Verifiable credentials are transforming enterprise identity management — replacing manual document verification, centralised credential databases, and costly intermediaries with cryptographically secure, privacy-preserving digital credentials that individuals control. This guide covers the enterprise implementation path from use case selection to production deployment.
The Enterprise Case for Verifiable Credentials
Enterprise identity today relies on manual processes that are expensive, slow, and insecure: HR teams verify employee credentials by calling previous employers; procurement teams validate supplier certifications by emailing PDF copies; financial institutions re-run KYC on existing customers who open new accounts. Verifiable Credentials (VCs) replace these processes with cryptographically signed digital credentials that can be verified instantly, without contacting the issuer, and without exposing unnecessary personal information to verifiers.
Verifiable Credential Architecture
The W3C VC ecosystem has three parties: the issuer (who creates and signs the credential), the holder (who stores it in a wallet and presents it), and the verifier (who checks the credential's validity). The credential contains claims about the holder, signed by the issuer's DID (Decentralized Identifier). The verifier checks the signature against the issuer's DID Document without needing to contact the issuer — enabling offline verification and eliminating the issuer as a single point of failure.
Priority Enterprise Use Cases
| Use Case | Current State | VC Improvement | Implementation Complexity |
|---|---|---|---|
| Employee credential verification | Manual reference checks, 3–10 days | Instant cryptographic verification, zero manual steps | Medium — requires issuer adoption by previous employers |
| B2B supplier onboarding | Email PDF copies of certifications | Verifiable ISO/SOC/insurance credentials presented by supplier | Low-Medium — issuer already exists (accreditation bodies) |
| KYC reuse (financial services) | Re-run KYC for each financial institution | Reusable KYC VC presented once, accepted by multiple FIs | High — regulatory acceptance still evolving |
| Professional licences | Verify via regulator website or call | VC from regulator presented by professional | Low — regulatory bodies increasingly issuing VCs |
| eIDAS 2.0 customer onboarding | Document scan + manual review | EU national identity wallet credential presented | Low (once eIDAS wallets are live across EU) |
| Access control (visitor management) | Physical ID check + manual log | VC-based visitor pre-authorisation and contactless entry | Low — self-contained, no external issuer dependency |
Microsoft Entra Verified ID: Enterprise Path of Least Resistance
For enterprises already in the Microsoft ecosystem, Microsoft Entra Verified ID is the most accessible enterprise VC implementation path. It provides a fully managed VC issuance and verification service built on Azure Active Directory, with SDKs for web and mobile, built-in wallet integration, and Azure SLA-backed infrastructure.

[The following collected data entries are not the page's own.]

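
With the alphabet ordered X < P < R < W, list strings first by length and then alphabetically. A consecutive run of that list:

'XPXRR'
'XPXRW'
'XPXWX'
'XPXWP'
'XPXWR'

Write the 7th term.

Continuing the enumeration 2 steps past XPXWR: XPXWR → XPXWW → (answer).

XPPXX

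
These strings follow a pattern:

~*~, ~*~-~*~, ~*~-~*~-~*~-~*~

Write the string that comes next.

Each string is two copies of the previous one joined by '-'.
Doubling ~*~-~*~-~*~-~*~ with '-' between the halves:

~*~-~*~-~*~-~*~-~*~-~*~-~*~-~*~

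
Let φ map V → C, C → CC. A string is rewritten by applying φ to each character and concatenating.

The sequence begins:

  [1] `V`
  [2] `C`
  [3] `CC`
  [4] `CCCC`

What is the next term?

Expanding CCCC: C→CC, C→CC, C→CC, C→CC. Concatenated: CC CC CC CC.

CCCCCCCC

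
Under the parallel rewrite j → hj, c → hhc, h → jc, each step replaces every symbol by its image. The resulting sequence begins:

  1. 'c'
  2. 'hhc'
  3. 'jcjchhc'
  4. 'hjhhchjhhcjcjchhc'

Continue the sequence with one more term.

Rewriting the 17 symbols of hjhhchjhhcjcjchhc one by one yields jc hj jc jc hhc jc hj jc jc hhc hj hhc hj hhc jc jc hhc; concatenated:

jchjjcjchhcjchjjcjchhchjhhchjhhcjcjchhc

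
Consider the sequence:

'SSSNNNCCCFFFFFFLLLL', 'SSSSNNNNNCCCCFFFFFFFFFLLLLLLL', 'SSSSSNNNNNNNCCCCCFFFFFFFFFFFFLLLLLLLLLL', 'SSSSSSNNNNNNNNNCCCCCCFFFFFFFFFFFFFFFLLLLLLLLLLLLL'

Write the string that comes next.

SSSSSSSNNNNNNNNNNNCCCCCCCFFFFFFFFFFFFFFFFFFLLLLLLLLLLLLLLLL

The n-th term is n+1 S's then 2n-1 N's then n+1 C's then 3n F's then 3n-2 L's, where the shown terms are n = 2, 3, 4, 5.
For the next term, n = 6, so the run lengths are 7, 11, 7, 18, 16.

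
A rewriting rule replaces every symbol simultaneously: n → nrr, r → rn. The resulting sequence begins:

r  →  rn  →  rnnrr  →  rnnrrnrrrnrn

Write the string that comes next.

rnnrrnrrrnrnnrrrnrnrnnrrrnnrr

Apply φ to rnnrrnrrrnrn symbol by symbol: r→rn, n→nrr, n→nrr, r→rn, r→rn, n→nrr, r→rn, r→rn, r→rn, n→nrr, r→rn, n→nrr; joined: rn nrr nrr rn rn nrr rn rn rn nrr rn nrr.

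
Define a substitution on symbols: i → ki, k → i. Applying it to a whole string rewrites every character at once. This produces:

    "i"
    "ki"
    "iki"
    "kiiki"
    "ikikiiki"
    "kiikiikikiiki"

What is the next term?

Rewriting the 13 symbols of kiikiikikiiki one by one yields i ki ki i ki ki i ki i ki ki i ki; concatenated:

ikikiikikiikiikikiiki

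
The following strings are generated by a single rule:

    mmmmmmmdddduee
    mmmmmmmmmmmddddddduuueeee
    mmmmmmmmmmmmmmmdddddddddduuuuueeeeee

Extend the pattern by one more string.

Reading off run lengths: m runs 7, 11, 15; d runs 4, 7, 10; u runs 1, 3, 5; e runs 2, 4, 6 — each is linear in n (n = 1, 2, …).
At n = 4 the blocks have lengths 19, 13, 7, 8.

mmmmmmmmmmmmmmmmmmmddddddddddddduuuuuuueeeeeeee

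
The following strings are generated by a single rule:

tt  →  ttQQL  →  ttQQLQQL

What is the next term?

Every step adds QQL to the end: s(k+1) = s(k)·QQL.
One more step from ttQQLQQL gives the answer.

ttQQLQQLQQL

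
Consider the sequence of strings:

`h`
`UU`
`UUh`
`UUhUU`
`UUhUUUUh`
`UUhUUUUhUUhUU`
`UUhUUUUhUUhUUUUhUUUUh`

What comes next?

Each term (from the third on) is the previous term followed by the one before it: term 3 = UU·h = UUh.
Continuing: UUhUUUUhUUhUUUUhUUUUh · UUhUUUUhUUhUU gives term 8.

UUhUUUUhUUhUUUUhUUUUhUUhUUUUhUUhUU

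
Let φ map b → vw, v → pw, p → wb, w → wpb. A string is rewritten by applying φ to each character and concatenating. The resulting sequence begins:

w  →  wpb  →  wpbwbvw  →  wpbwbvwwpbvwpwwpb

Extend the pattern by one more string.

wpbwbvwwpbvwpwwpbwpbwbvwpwwpbwbwpbwpbwbvw

Applying the rule to each of the 17 symbols of wpbwbvwwpbvwpwwpb gives the pieces wpb wb vw wpb vw pw wpb wpb wb vw pw wpb wb wpb wpb wb vw, which concatenate to the answer.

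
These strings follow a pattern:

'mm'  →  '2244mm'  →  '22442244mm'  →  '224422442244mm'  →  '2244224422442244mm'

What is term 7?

The strings grow by a fixed prefix 2244 each time.
From 2244224422442244mm, 2 further steps: 2244224422442244mm → 22442244224422442244mm → (answer).

224422442244224422442244mm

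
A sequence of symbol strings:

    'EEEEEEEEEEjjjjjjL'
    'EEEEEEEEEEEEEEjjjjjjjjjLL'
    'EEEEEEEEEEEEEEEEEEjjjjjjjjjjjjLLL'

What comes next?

EEEEEEEEEEEEEEEEEEEEEEjjjjjjjjjjjjjjjLLLL

The n-th term is 4n+2 E's then 3n j's then n-1 L's, where the shown terms are n = 2, 3, 4.
For the next term, n = 5, so the run lengths are 22, 15, 4.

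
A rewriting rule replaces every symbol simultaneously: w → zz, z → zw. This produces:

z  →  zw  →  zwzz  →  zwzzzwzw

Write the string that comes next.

zwzzzwzwzwzzzwzz

Expanding zwzzzwzw: z→zw, w→zz, z→zw, z→zw, z→zw, w→zz, z→zw, w→zz. Concatenated: zw zz zw zw zw zz zw zz.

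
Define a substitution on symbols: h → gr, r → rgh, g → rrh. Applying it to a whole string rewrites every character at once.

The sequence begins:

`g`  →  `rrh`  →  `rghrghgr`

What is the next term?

Rewriting each symbol of rghrghgr: r→rgh, g→rrh, h→gr, r→rgh, g→rrh, h→gr, g→rrh, r→rgh, which concatenates to rgh rrh gr rgh rrh gr rrh rgh.

rghrrhgrrghrrhgrrrhrgh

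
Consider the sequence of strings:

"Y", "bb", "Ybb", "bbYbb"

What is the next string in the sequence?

Each term (from the third on) is the two preceding terms concatenated in order: term 3 = Y·bb = Ybb.
So term 5 is Ybb·bbYbb.

YbbbbYbb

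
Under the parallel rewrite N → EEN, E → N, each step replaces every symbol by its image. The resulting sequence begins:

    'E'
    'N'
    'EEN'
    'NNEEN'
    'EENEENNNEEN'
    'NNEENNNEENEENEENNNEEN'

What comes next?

EENEENNNEENEENEENNNEENNNEENNNEENEENEENNNEEN

φ(NNEENNNEENEENEENNNEEN) expands symbol-by-symbol to EEN EEN N N EEN EEN EEN N N EEN N N EEN N N EEN EEN EEN N N EEN; joining the 21 pieces gives the next term.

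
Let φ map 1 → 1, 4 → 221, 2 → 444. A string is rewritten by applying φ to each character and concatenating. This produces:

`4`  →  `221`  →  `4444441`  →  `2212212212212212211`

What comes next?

Rewriting the 19 symbols of 2212212212212212211 one by one yields 444 444 1 444 444 1 444 444 1 444 444 1 444 444 1 444 444 1 1; concatenated:

4444441444444144444414444441444444144444411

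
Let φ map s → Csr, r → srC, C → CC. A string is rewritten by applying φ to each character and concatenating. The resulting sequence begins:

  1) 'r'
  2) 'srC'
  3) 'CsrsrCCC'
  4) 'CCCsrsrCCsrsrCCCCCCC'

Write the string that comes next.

Rewriting the 20 symbols of CCCsrsrCCsrsrCCCCCCC one by one yields CC CC CC Csr srC Csr srC CC CC Csr srC Csr srC CC CC CC CC CC CC CC; concatenated:

CCCCCCCsrsrCCsrsrCCCCCCsrsrCCsrsrCCCCCCCCCCCCCCC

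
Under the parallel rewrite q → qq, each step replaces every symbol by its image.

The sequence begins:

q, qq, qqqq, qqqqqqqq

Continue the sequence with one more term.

qqqqqqqqqqqqqqqq

Apply φ to qqqqqqqq symbol by symbol: q→qq, q→qq, q→qq, q→qq, q→qq, q→qq, q→qq, q→qq; joined: qq qq qq qq qq qq qq qq.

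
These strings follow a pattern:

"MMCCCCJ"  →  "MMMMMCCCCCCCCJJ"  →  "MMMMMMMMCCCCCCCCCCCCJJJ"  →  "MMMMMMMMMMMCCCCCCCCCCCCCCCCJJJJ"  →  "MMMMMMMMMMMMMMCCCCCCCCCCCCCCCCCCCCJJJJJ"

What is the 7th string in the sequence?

MMMMMMMMMMMMMMMMMMMMCCCCCCCCCCCCCCCCCCCCCCCCCCCCJJJJJJJ

Reading off run lengths: M runs 2, 5, 8, 11, 14; C runs 4, 8, 12, 16, 20; J runs 1, 2, 3, 4, 5 — each is linear in n (n = 1, 2, …).
For term 7, n = 7, so the run lengths are 20, 28, 7.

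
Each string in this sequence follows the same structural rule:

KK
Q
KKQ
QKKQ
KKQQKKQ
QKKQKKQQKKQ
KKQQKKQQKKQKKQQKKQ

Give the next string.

QKKQKKQQKKQKKQQKKQQKKQKKQQKKQ

This is a Fibonacci-style word recurrence s(k) = s(k−2)·s(k−1): e.g. KK·Q = KKQ.
Continuing: QKKQKKQQKKQ · KKQQKKQQKKQKKQQKKQ gives term 8.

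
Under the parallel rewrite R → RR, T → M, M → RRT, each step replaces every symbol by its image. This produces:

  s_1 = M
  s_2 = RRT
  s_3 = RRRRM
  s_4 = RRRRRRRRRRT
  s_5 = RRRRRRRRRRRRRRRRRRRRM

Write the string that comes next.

φ(RRRRRRRRRRRRRRRRRRRRM) expands symbol-by-symbol to RR RR RR RR RR RR RR RR RR RR RR RR RR RR RR RR RR RR RR RR RRT; joining the 21 pieces gives the next term.

RRRRRRRRRRRRRRRRRRRRRRRRRRRRRRRRRRRRRRRRRRT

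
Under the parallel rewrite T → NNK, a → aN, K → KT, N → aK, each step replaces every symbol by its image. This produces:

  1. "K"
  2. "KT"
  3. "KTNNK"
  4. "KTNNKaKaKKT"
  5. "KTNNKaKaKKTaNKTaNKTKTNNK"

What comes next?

Applying the rule to each of the 24 symbols of KTNNKaKaKKTaNKTaNKTKTNNK gives the pieces KT NNK aK aK KT aN KT aN KT KT NNK aN aK KT NNK aN aK KT NNK KT NNK aK aK KT, which concatenate to the answer.

KTNNKaKaKKTaNKTaNKTKTNNKaNaKKTNNKaNaKKTNNKKTNNKaKaKKT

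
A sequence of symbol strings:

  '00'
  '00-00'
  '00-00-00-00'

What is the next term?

00-00-00-00-00-00-00-00

Every step duplicates the string with '-' between the halves.
One more doubling of 00-00-00-00 gives the answer.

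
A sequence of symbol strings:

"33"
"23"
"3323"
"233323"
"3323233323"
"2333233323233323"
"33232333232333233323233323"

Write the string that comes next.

Each term (from the third on) is the two preceding terms concatenated in order: term 3 = 33·23 = 3323.
Continuing: 2333233323233323 · 33232333232333233323233323 gives term 8.

233323332323332333232333232333233323233323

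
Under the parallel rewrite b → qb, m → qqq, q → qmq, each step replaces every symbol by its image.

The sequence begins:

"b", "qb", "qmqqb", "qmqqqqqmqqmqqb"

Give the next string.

Replace each of the 14 characters of qmqqqqqmqqmqqb in place — qmq qqq qmq qmq qmq qmq qmq qqq qmq qmq qqq qmq qmq qb — and concatenate.

qmqqqqqmqqmqqmqqmqqmqqqqqmqqmqqqqqmqqmqqb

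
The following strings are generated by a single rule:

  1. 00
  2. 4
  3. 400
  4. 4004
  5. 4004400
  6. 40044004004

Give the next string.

400440040044004400

Each term (from the third on) is the previous term followed by the one before it: term 3 = 4·00 = 400.
Continuing: 40044004004 · 4004400 gives term 7.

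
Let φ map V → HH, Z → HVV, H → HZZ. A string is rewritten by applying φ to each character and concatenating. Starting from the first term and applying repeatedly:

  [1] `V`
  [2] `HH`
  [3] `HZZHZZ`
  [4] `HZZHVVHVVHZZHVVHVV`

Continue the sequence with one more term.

Rewriting the 18 symbols of HZZHVVHVVHZZHVVHVV one by one yields HZZ HVV HVV HZZ HH HH HZZ HH HH HZZ HVV HVV HZZ HH HH HZZ HH HH; concatenated:

HZZHVVHVVHZZHHHHHZZHHHHHZZHVVHVVHZZHHHHHZZHHHH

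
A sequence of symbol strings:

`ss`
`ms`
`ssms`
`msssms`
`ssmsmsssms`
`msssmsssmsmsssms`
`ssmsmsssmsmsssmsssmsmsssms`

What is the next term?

msssmsssmsmsssmsssmsmsssmsmsssmsssmsmsssms

Each term (from the third on) is the two preceding terms concatenated in order: term 3 = ss·ms = ssms.
The next term joins msssmsssmsmsssms and ssmsmsssmsmsssmsssmsmsssms.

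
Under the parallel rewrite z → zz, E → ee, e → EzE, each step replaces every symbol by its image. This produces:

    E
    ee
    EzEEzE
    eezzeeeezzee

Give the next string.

Apply φ to eezzeeeezzee symbol by symbol: e→EzE, e→EzE, z→zz, z→zz, e→EzE, e→EzE, e→EzE, e→EzE, z→zz, z→zz, e→EzE, e→EzE; joined: EzE EzE zz zz EzE EzE EzE EzE zz zz EzE EzE.

EzEEzEzzzzEzEEzEEzEEzEzzzzEzEEzE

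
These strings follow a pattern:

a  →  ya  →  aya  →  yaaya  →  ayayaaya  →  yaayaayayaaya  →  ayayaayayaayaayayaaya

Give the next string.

yaayaayayaayaayayaayayaayaayayaaya

This is a Fibonacci-style word recurrence s(k) = s(k−2)·s(k−1): e.g. a·ya = aya.
The next term joins yaayaayayaaya and ayayaayayaayaayayaaya.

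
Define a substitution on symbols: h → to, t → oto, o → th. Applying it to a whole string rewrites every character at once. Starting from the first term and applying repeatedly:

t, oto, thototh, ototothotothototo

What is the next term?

Rewriting the 17 symbols of ototothotothototo one by one yields th oto th oto th oto to th oto th oto to th oto th oto th; concatenated:

thotothotothototothotothototothotothototh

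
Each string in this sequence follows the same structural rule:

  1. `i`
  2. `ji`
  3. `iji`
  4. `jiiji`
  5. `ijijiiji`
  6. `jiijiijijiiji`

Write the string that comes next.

ijijiijijiijiijijiiji

Each term (from the third on) is the two preceding terms concatenated in order: term 3 = i·ji = iji.
The next term joins ijijiiji and jiijiijijiiji.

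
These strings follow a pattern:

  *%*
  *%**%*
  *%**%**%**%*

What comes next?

s(k+1) = s(k)·s(k) — each term doubles the last.
Doubling *%**%**%**%*:

*%**%**%**%**%**%**%**%*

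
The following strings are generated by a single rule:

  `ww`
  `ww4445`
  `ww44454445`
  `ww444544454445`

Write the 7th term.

Every step adds 4445 to the end: s(k+1) = s(k)·4445.
From ww444544454445, 3 further steps: ww444544454445 → ww4445444544454445 → ww44454445444544454445 → (answer).

ww444544454445444544454445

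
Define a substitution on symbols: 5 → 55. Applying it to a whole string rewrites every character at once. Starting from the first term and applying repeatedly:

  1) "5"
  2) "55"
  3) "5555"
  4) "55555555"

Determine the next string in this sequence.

Apply φ to 55555555 symbol by symbol: 5→55, 5→55, 5→55, 5→55, 5→55, 5→55, 5→55, 5→55; joined: 55 55 55 55 55 55 55 55.

5555555555555555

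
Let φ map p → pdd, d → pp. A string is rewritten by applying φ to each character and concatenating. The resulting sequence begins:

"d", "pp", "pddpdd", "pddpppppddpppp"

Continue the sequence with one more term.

Replace each of the 14 characters of pddpppppddpppp in place — pdd pp pp pdd pdd pdd pdd pdd pp pp pdd pdd pdd pdd — and concatenate.

pddpppppddpddpddpddpddpppppddpddpddpdd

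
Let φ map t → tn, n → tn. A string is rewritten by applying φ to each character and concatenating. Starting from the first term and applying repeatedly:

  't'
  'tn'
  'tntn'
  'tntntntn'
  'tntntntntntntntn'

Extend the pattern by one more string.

Replace each of the 16 characters of tntntntntntntntn in place — tn tn tn tn tn tn tn tn tn tn tn tn tn tn tn tn — and concatenate.

tntntntntntntntntntntntntntntntn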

- Managed service — no DID method or revocation infrastructure to operate
- Azure AD integration for workforce credential issuance
- Microsoft Authenticator wallet pre-installed on most mobile devices
- Enterprise SLA and compliance (ISO 27001, SOC 2)
- MyAccount self-service for employee credential requests
- Uses did:web and did:ion — no EU EBSI DID method support
- Less suitable for EUDI wallet interoperability scenarios
- Requires Azure AD as identity provider
- Limited to W3C VC Data Model v1.1 (v2.0 roadmap)
- Less suited for complex multi-party trust network scenarios
Enterprise Implementation Roadmap
Microsoft Entra Verified ID for Microsoft-centric organisations. MATTR or Dock.io for multi-standard, multi-DID-method requirements. Custom implementation using Veramo or Credo-TS for organisations with specific DID method requirements (did:ebsi for EU compliance).